While numerous AI-driven drug development companies exist, few truly understand core clinical development areas like PK/PD and apply them in real-world drug development. APLUS Simulation, officially launched late last year, targets this gap.
APLUS's core focus is integrating pharmacometrics-based modeling with AI technology. Building upon traditional pharmacometrics methodologies—PopPK, PBPK, and QSP centered on PK/PD—the company introduces new approaches by incorporating AI algorithms that add distinct value, ultimately enhancing clinical predictability and utility throughout drug development.
The company is developing computer-based AI-modeling software to support critical development decisions: AI algorithm-based automated data extraction and engine creation, animal-to-human translation prediction using AI and modeling, and ultimately, drug exposure and efficacy prediction across clinical trial phases.
Though newly launched, APLUS has deep industry roots. Co-founder and Co-CEO Soo Hyeon Bae (Ph.D.) and So Jin Lee (Pharm.D., Ph.D.) are both pharmacists who served as key consultants in pharmacometrics at Korea's first pharmacometrics modeling group. Dr. Bae gained experience across academia, public research institutions, and pharma industry, including an FDA fellowship program. Dr. Lee was a clinical pharmacist in the U.S. and a founding member of Korea's first modeling company and currently serves as adjunct professor at Sungkyunkwan University's School of Pharmacy. Together, they bring decades of combined expertise in pharmacometrics modeling and clinical pharmacology to APLUS.
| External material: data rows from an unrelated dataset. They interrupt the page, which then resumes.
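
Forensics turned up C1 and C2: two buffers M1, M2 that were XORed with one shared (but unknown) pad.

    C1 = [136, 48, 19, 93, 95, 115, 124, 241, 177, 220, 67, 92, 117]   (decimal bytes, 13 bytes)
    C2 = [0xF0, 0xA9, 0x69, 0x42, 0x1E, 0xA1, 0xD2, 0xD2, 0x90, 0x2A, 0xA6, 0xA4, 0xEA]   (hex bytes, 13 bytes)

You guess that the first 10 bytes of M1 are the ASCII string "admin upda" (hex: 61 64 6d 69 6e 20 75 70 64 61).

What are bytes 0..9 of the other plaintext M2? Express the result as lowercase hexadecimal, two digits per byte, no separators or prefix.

19fd17762ff2db534597

First, C1 ⊕ C2 = (M1 ⊕ K) ⊕ (M2 ⊕ K) = M1 ⊕ M2, so the key drops out. Then M2 = (M1 ⊕ M2) ⊕ M1 over the first 10 bytes.
byte 0: (88 ⊕ f0) ⊕ 61 = 78 ⊕ 61 = 19
byte 1: (30 ⊕ a9) ⊕ 64 = 99 ⊕ 64 = fd
byte 2: (13 ⊕ 69) ⊕ 6d = 7a ⊕ 6d = 17
byte 3: (5d ⊕ 42) ⊕ 69 = 1f ⊕ 69 = 76
byte 4: (5f ⊕ 1e) ⊕ 6e = 41 ⊕ 6e = 2f
byte 5: (73 ⊕ a1) ⊕ 20 = d2 ⊕ 20 = f2
byte 6: (7c ⊕ d2) ⊕ 75 = ae ⊕ 75 = db
byte 7: (f1 ⊕ d2) ⊕ 70 = 23 ⊕ 70 = 53
byte 8: (b1 ⊕ 90) ⊕ 64 = 21 ⊕ 64 = 45
byte 9: (dc ⊕ 2a) ⊕ 61 = f6 ⊕ 61 = 97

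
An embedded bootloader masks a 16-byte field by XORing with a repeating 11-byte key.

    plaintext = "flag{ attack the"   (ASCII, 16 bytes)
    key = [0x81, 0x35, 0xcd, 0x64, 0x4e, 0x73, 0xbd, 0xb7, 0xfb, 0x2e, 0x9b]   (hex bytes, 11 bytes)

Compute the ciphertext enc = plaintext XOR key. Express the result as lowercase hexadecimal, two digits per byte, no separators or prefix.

The 11-byte key repeats, so the effective keystream is 81 35 cd 64 4e 73 bd b7 fb 2e 9b 81 35 cd 64 4e.
byte 0: 01100110 XOR 10000001 = 11100111
byte 1: 01101100 XOR 00110101 = 01011001
byte 2: 01100001 XOR 11001101 = 10101100
byte 3: 01100111 XOR 01100100 = 00000011
byte 4: 01111011 XOR 01001110 = 00110101
byte 5: 00100000 XOR 01110011 = 01010011
byte 6: 01100001 XOR 10111101 = 11011100
byte 7: 01110100 XOR 10110111 = 11000011
byte 8: 01110100 XOR 11111011 = 10001111
byte 9: 01100001 XOR 00101110 = 01001111
byte 10: 01100011 XOR 10011011 = 11111000
byte 11: 01101011 XOR 10000001 = 11101010
byte 12: 00100000 XOR 00110101 = 00010101
byte 13: 01110100 XOR 11001101 = 10111001
byte 14: 01101000 XOR 01100100 = 00001100
byte 15: 01100101 XOR 01001110 = 00101011

e759ac033553dcc38f4ff8ea15b90c2b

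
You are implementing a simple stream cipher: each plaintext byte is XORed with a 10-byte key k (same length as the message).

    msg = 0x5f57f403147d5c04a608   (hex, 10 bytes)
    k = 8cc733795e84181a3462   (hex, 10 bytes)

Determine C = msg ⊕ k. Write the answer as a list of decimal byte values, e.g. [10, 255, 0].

XOR is its own inverse, so applying the key byte-wise gives the result directly.
byte 0: 5f ⊕ 8c = d3
byte 1: 57 ⊕ c7 = 90
byte 2: f4 ⊕ 33 = c7
byte 3: 03 ⊕ 79 = 7a
byte 4: 14 ⊕ 5e = 4a
byte 5: 7d ⊕ 84 = f9
byte 6: 5c ⊕ 18 = 44
byte 7: 04 ⊕ 1a = 1e
byte 8: a6 ⊕ 34 = 92
byte 9: 08 ⊕ 62 = 6a

[211, 144, 199, 122, 74, 249, 68, 30, 146, 106]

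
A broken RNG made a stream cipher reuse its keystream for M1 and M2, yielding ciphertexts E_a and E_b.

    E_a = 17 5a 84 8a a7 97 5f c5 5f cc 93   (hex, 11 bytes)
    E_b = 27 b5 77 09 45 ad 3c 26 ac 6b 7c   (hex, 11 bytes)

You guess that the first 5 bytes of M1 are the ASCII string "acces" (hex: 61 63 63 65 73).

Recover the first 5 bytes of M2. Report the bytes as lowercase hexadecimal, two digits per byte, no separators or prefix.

First, E_a ⊕ E_b = (M1 ⊕ K) ⊕ (M2 ⊕ K) = M1 ⊕ M2, so the key drops out. Then M2 = (M1 ⊕ M2) ⊕ M1 over the first 5 bytes.
byte 0: (17 ^ 27) ^ 61 = 30 ^ 61 = 51
byte 1: (5a ^ b5) ^ 63 = ef ^ 63 = 8c
byte 2: (84 ^ 77) ^ 63 = f3 ^ 63 = 90
byte 3: (8a ^ 09) ^ 65 = 83 ^ 65 = e6
byte 4: (a7 ^ 45) ^ 73 = e2 ^ 73 = 91

518c90e691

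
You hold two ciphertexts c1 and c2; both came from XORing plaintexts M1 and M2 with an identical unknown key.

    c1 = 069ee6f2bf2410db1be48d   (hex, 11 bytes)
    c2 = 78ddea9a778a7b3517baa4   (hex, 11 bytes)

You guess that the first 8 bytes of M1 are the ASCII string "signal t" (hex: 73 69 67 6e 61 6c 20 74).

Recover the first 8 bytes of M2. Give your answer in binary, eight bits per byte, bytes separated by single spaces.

00001101 00101010 01101011 00000110 10101001 11000010 01001011 10011010

First, c1 ⊕ c2 = (M1 ⊕ K) ⊕ (M2 ⊕ K) = M1 ⊕ M2, so the key drops out. Then M2 = (M1 ⊕ M2) ⊕ M1 over the first 8 bytes.
byte 0: (06 ⊕ 78) ⊕ 73 = 7e ⊕ 73 = 0d
byte 1: (9e ⊕ dd) ⊕ 69 = 43 ⊕ 69 = 2a
byte 2: (e6 ⊕ ea) ⊕ 67 = 0c ⊕ 67 = 6b
byte 3: (f2 ⊕ 9a) ⊕ 6e = 68 ⊕ 6e = 06
byte 4: (bf ⊕ 77) ⊕ 61 = c8 ⊕ 61 = a9
byte 5: (24 ⊕ 8a) ⊕ 6c = ae ⊕ 6c = c2
byte 6: (10 ⊕ 7b) ⊕ 20 = 6b ⊕ 20 = 4b
byte 7: (db ⊕ 35) ⊕ 74 = ee ⊕ 74 = 9a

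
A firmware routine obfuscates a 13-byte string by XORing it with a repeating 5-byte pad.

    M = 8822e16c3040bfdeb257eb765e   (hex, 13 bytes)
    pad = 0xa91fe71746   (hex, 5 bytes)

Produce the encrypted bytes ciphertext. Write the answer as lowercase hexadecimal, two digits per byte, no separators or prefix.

The 5-byte key repeats, so the effective keystream is a9 1f e7 17 46 a9 1f e7 17 46 a9 1f e7.
byte 0: 88 ^ a9 = 21
byte 1: 22 ^ 1f = 3d
byte 2: e1 ^ e7 = 06
byte 3: 6c ^ 17 = 7b
byte 4: 30 ^ 46 = 76
byte 5: 40 ^ a9 = e9
byte 6: bf ^ 1f = a0
byte 7: de ^ e7 = 39
byte 8: b2 ^ 17 = a5
byte 9: 57 ^ 46 = 11
byte 10: eb ^ a9 = 42
byte 11: 76 ^ 1f = 69
byte 12: 5e ^ e7 = b9

213d067b76e9a039a5114269b9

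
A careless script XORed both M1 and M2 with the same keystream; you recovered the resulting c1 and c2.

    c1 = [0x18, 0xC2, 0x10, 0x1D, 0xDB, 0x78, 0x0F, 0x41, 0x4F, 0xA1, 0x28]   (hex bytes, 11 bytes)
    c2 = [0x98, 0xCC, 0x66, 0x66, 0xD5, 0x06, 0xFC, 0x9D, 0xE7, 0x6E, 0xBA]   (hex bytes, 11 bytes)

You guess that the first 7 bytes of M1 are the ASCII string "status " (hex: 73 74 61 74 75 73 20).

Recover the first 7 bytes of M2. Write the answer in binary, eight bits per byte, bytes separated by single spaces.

11110011 01111010 00010111 00001111 01111011 00001101 11010011

First, c1 ⊕ c2 = (M1 ⊕ K) ⊕ (M2 ⊕ K) = M1 ⊕ M2, so the key drops out. Then M2 = (M1 ⊕ M2) ⊕ M1 over the first 7 bytes.
byte 0: (18 ^ 98) ^ 73 = 80 ^ 73 = f3
byte 1: (c2 ^ cc) ^ 74 = 0e ^ 74 = 7a
byte 2: (10 ^ 66) ^ 61 = 76 ^ 61 = 17
byte 3: (1d ^ 66) ^ 74 = 7b ^ 74 = 0f
byte 4: (db ^ d5) ^ 75 = 0e ^ 75 = 7b
byte 5: (78 ^ 06) ^ 73 = 7e ^ 73 = 0d
byte 6: (0f ^ fc) ^ 20 = f3 ^ 20 = d3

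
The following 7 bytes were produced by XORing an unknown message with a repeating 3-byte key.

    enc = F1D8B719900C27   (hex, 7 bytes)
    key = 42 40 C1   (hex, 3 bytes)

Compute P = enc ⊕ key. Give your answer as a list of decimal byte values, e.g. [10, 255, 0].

The 3-byte key repeats, so the effective keystream is 42 40 c1 42 40 c1 42.
byte 0: f1 xor 42 = b3
byte 1: d8 xor 40 = 98
byte 2: b7 xor c1 = 76
byte 3: 19 xor 42 = 5b
byte 4: 90 xor 40 = d0
byte 5: 0c xor c1 = cd
byte 6: 27 xor 42 = 65

[179, 152, 118, 91, 208, 205, 101]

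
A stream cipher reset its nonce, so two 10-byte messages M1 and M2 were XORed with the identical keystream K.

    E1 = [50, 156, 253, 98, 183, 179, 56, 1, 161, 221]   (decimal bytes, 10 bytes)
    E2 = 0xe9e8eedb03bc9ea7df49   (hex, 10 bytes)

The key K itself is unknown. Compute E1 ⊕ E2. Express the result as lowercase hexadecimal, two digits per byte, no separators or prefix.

db7413b9b40fa6a67e94

E1 ⊕ E2 = (M1 ⊕ K) ⊕ (M2 ⊕ K) = M1 ⊕ M2 — the shared key cancels under XOR.
32 ⊕ e9 = db
9c ⊕ e8 = 74
fd ⊕ ee = 13
62 ⊕ db = b9
b7 ⊕ 03 = b4
b3 ⊕ bc = 0f
38 ⊕ 9e = a6
01 ⊕ a7 = a6
a1 ⊕ df = 7e
dd ⊕ 49 = 94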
APLUS's greatest strength lies in its AI-integration approach—using AI not as a black-box replacement for modeling, but as a tool to enhance mechanistic models that connect biological mechanisms and clinical data through equations. AI is selectively applied where clinical utility is needed: data extraction, identification of key factors affecting drug exposure and efficacy, model refinement, and prediction accuracy improvement.
Current projects focus on complex modalities including antibody drugs, bispecific antibodies, ADCs, and gene therapies, where understanding mechanisms of action is particularly critical and complex.
The company is already collaborating with multiple pharmaceutical and biotech companies as well as AI research teams. APLUS aims to provide practical value in drug development, deeply engaging with tailored solutions for drug development programs to ensure AI-modeling integration directly supports development decisions—ultimately increasing the efficiency and probability of drug development success.
This approach aligns with the regional government's recent emphasis on AI-driven drug development policy initiatives as well as the FDA's regulatory direction centered on NAMs (New Approach Methodologies), positioning APLUS at the forefront of the evolving landscape of AI and NAMs-based drug development.